In the haze set in by alcohol and tobacco, I vaguely remember hearing derogatory, hateful slurs before a fist hit my face.
*
Sounds of late night traffic and the few lingering celebrations of the night roused me back to consciousness. My eyes tried to peel open but my still tender face forced them closed again. “Give me a sec, will ya?” it seemed to say. Memories began to seep back to me: I saw figures approach me from the darkness of a scaffolding-covered building. They appeared like hyenas, laughing at their victim before going in for the kill. Just before an almost fatal blow, the memory disappeared. That must have been the one that knocked me out.r />
Mortified. Sick. I’d just been hate-crimed…or attempted hate-crimed. I didn’t know the specific definition. Did such a crime have to result in death or did the pain I felt from a beating count? Did I have to report the incident to the police? Would they just look at me as some drunk faggot who daintily stumbled into the wrong place at the wrong time? How was such a simple crime committed in a neighborhood as sophisticated as Chelsea, in a city as progressive as New York? I wasn’t on Main Street, U.S.A., where people value bibles more than sanity. I was in the capital of the human universe, where gays are more common than pigeons.

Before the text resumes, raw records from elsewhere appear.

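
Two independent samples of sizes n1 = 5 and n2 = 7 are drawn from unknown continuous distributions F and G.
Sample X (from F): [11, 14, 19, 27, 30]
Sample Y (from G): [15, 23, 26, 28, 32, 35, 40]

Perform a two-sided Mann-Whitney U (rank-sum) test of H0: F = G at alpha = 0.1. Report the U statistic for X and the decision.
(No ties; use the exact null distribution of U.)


Step 1: Combine and sort all 12 observations; assign midranks.
sorted (value, group): (11,X), (14,X), (15,Y), (19,X), (23,Y), (26,Y), (27,X), (28,Y), (30,X), (32,Y), (35,Y), (40,Y)
ranks: 11->1, 14->2, 15->3, 19->4, 23->5, 26->6, 27->7, 28->8, 30->9, 32->10, 35->11, 40->12
Step 2: Rank sum for X: R1 = 1 + 2 + 4 + 7 + 9 = 23.
Step 3: U_X = R1 - n1(n1+1)/2 = 23 - 5*6/2 = 23 - 15 = 8.
       U_Y = n1*n2 - U_X = 35 - 8 = 27.
Step 4: No ties, so the exact null distribution of U (based on enumerating the C(12,5) = 792 equally likely rank assignments) gives the two-sided p-value.
Step 5: p-value = 0.148990; compare to alpha = 0.1. fail to reject H0.

U_X = 8, p = 0.148990, fail to reject H0 at alpha = 0.1.


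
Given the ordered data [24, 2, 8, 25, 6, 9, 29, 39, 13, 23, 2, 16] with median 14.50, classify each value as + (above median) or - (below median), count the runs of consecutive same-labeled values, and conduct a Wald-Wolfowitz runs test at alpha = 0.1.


Step 1: Compute median = 14.50; label A = above, B = below.
Labels in order: ABBABBAABABA  (n_A = 6, n_B = 6)
Step 2: Count runs R = 9.
Step 3: Under H0 (random ordering), E[R] = 2*n_A*n_B/(n_A+n_B) + 1 = 2*6*6/12 + 1 = 7.0000.
        Var[R] = 2*n_A*n_B*(2*n_A*n_B - n_A - n_B) / ((n_A+n_B)^2 * (n_A+n_B-1)) = 4320/1584 = 2.7273.
        SD[R] = 1.6514.
Step 4: Continuity-corrected z = (R - 0.5 - E[R]) / SD[R] = (9 - 0.5 - 7.0000) / 1.6514 = 0.9083.
Step 5: Two-sided p-value via normal approximation = 2*(1 - Phi(|z|)) = 0.363722.
Step 6: alpha = 0.1. fail to reject H0.

R = 9, z = 0.9083, p = 0.363722, fail to reject H0.


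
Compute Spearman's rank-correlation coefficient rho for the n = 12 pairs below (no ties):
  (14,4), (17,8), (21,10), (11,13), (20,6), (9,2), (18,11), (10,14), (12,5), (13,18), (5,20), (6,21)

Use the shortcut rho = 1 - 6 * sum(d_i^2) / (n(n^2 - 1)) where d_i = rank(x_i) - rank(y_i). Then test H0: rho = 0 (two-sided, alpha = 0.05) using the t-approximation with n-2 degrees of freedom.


Step 1: Rank x and y separately (midranks; no ties here).
rank(x): 14->8, 17->9, 21->12, 11->5, 20->11, 9->3, 18->10, 10->4, 12->6, 13->7, 5->1, 6->2
rank(y): 4->2, 8->5, 10->6, 13->8, 6->4, 2->1, 11->7, 14->9, 5->3, 18->10, 20->11, 21->12
Step 2: d_i = R_x(i) - R_y(i); compute d_i^2.
  (8-2)^2=36, (9-5)^2=16, (12-6)^2=36, (5-8)^2=9, (11-4)^2=49, (3-1)^2=4, (10-7)^2=9, (4-9)^2=25, (6-3)^2=9, (7-10)^2=9, (1-11)^2=100, (2-12)^2=100
sum(d^2) = 402.
Step 3: rho = 1 - 6*402 / (12*(12^2 - 1)) = 1 - 2412/1716 = -0.405594.
Step 4: Under H0, t = rho * sqrt((n-2)/(1-rho^2)) = -1.4032 ~ t(10).
Step 5: Two-sided p-value from the t-distribution with 10 df = 0.190836.
Step 6: alpha = 0.05. fail to reject H0.

rho = -0.4056, p = 0.190836, fail to reject H0 at alpha = 0.05.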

How could such a thing happen in such a place?
And to me?
How embarrassing…
I began to cry. Salty tears sizzled their way down my face, uncovering wounds I didn’t even know I had. I cried not only from the shame and the insult and the aches, but from thinking about how depressed I’d been earlier that night. I cried because I’d let myself become drowned in misery, a misery that was escapable. It distracted me and brought me to unsafe places where others could bring me pain. Real pain. I’d made it through twelve years of schooling in the suburbs and never let anyone make me suffer. Emotionally, I shut everyone out. Physically, I was nonconfrontational. But there on Twenty-Sixth Street, I was finally greeted with the hate and the prejudice I’d been so conscious of deflecting. Regret and an open bar had blocked my defenses and all that was left to do was cry.
Someone sweetly hushed me. The soft sound forced me out of my head and into the world. My eyes finally made the effort to open. They were met with darkness. I felt beneath me, expecting to touch the starchy linen of a hospital bed because the only place a person should go after a violent attack is to the emergency room. But to my horror, my fingers found smooth cement. The space seemed more like a hospital’s parking garage than its urgent care unit. My overactive imagination took over. Could I be the sacrifice for a secret society? Was it gang initiation week? Possibly I was in my attacker’s secret lab where he’d saw me into pieces? I would have hyperventilated if my ribcage weren’t so tender. Where was I and who was I with?